Once your hygienically-harvested meat is stored safe and sound under refrigeration at around 4-degrees Celsius, it is beneficial for eating quality to leave it for some days to tenderise. During this period the natural protein-degrading enzymes in the meat will gradually work away to soften up the muscle fibres. The older your animal, the more the benefit that will accrue. The meat from an old stag will need aging more than a yearling for a palatable outcome. I usually leave venison up to a week before separating out the cuts for longer term frozen storage.
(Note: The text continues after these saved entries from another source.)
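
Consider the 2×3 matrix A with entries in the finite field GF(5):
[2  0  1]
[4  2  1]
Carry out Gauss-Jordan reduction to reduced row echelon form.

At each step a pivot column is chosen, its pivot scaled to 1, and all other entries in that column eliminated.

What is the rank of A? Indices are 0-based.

rank = 2

pivot(0,0)=2: scale R0 → (1, 0, 3)
  clear (1,0): R1 −= (4)R0 → (0, 2, 4)
pivot(1,1)=2: scale R1 → (0, 1, 2)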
If you are like me and have no formal training in butchery, the whole exercise can seem rather challenging. However, you gradually get a feel for all the major muscle groups by the time you cut up a few dozen legs and along the way absorb the learning of the experienced folk around you. The internet is a rich source of information, with a couple of handy links at http://www.meatupdate.csiro.au/data/Operations_and_control_03-85.pdf and http://www.brahman.com.au/technical_information/meatScience/veryFastChilling.html
Back at home, I divide the muscles up into portions that can feed a couple of people at a sitting, or I leave larger cuts that can be roasted for a group. Investment in a small cryovac machine is invaluable for frozen storage. These days they are readily available in department stores. The machine is very simple in principle. All it does is suck out the air from the bag then seal it with a heating bar. This vacuum packaging has a hugely beneficial effect upon the quality and longevity of frozen meat. In the absence of air, the growth of bacteria and the oxidation of fats in the meat is diminished, which means the meat stays tasting fresher for longer. The other benefit is reduction of “freezer burn”. In the past, before small cryovac machines became commonplace, the surface of frozen meat was prone to unsightly “scalding” on exposed surfaces of the meat. This type of deterioration is due to moisture loss from the meat, as even under frozen conditions water will evaporate from the solid ice into the air (a process called sublimation). Drying and oxidation of the meat will result. Freezer burn won’t hurt you, but it looks a bit ordinary.
Sticking to the basic rules of avoiding contamination in the field, then appropriately chilling, handling and packaging the recovered venison will mean you can look forward to a freezer full of lean, healthy meat to supplement the family larder and reduce the family budget. I also find that the network of family and friends soon learn how tasty venison really is. This acknowledgement in turn facilitates a useful discussion about responsible hunting and the environmental benefits associated with controlling numbers of feral animals in the Australian bush.